About half of the sites inspected had 10 or fewer email links per 50 web pages, while a small number included much larger numbers of clickable email links. On average, we found 19 mailto: links per 50 pages or about 1 per every 3 pages.
There are a few issues with adopting this laissez-faire approach:
- We consider the mailto: links to be exposed email addresses, as email address harvesting programs will readily find these (as we did) and add them to lists for subsequent contact/spamming.
- The email addresses may have format errors – typos, contain spaces or other characters that break the mailto: (we found these errors, as well).
- The email address may not conform with institutional policies to use ‘work’ addresses rather than personal addresses for website contacts.

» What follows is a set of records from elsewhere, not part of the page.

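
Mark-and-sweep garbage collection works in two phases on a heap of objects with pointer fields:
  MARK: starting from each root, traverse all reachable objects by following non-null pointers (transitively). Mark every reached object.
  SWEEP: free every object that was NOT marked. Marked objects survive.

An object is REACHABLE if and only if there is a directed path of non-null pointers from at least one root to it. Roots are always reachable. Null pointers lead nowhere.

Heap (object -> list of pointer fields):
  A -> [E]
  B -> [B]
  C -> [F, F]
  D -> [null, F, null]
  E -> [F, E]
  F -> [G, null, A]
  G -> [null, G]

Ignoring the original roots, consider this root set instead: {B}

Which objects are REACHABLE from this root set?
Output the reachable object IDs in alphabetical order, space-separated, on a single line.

Roots: B
Mark B: refs=B, marked=B
Unmarked (collected): A C D E F G

Answer: B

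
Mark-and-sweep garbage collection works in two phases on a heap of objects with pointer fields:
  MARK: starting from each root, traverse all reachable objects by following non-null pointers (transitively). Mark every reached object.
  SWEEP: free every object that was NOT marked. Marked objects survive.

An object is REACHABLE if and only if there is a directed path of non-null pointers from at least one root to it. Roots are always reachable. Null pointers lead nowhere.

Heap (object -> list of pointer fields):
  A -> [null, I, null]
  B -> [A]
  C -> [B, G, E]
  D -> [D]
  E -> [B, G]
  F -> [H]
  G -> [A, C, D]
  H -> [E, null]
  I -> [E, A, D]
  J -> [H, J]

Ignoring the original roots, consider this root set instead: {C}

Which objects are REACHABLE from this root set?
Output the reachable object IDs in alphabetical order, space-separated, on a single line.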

About 5.5% of the addresses we inspected used gmail.com, hotmail.com or yahoo.com as the contact email.
- The email address may be out of date or a specific individual may no longer be on-staff and the address needs updating.
We’ve observed at a number of institutions, where the senior management staff provide contact emails the mailto: link actually directs to an assistant, suggesting an awareness of the spam problem.
- email addresses may not follow institutional policies to use ‘work’ email addresses rather than personal addresses for website contacts.
- email addresses may be out of date, an individual may no longer be on-staff and an address needs modifying.
The fifth, and in our view, the easiest to manage option is to a central staff and faculty directory, searchable via on-page queries. Database-driven directories are less readily harvested by website crawler programs, are subject to central management and update by the listed individuals and departments.
From looking at hundreds of university and college websites, we would only observe that be sure to guide visitors to a directory and to permit searches that allow departments to be located as well as individuals. After all, the objective is to facilitate not hinder communication.
For each of the approaches listed above we assume that spam filtering and anti-virus scanning is already in place to weed out most of the problematic emails being received. And, we not that we have seen hybrid approaches: typically, a searchable directory with other email addresses scattered across a site as ‘needed’.
There are a five main approaches to ensuring site visitors, at higher education institutions, can reach individuals by email. A central, searchable contact database provides a manageable means of ensuring visitors can find staff and faculty - so long as the directory is easy to find.
On the other hand, providing on-page email addresses avoids the need to re-direct visitors to other sections of a website. But, decentralising email address access means checking and updating email addresses scattered across hundreds or thousands of pages. And, given the fragmented way in which university and college websites have evolved, the latter situation likely prevails at your higher education institution and presents an interesting opportunity to review the current approach.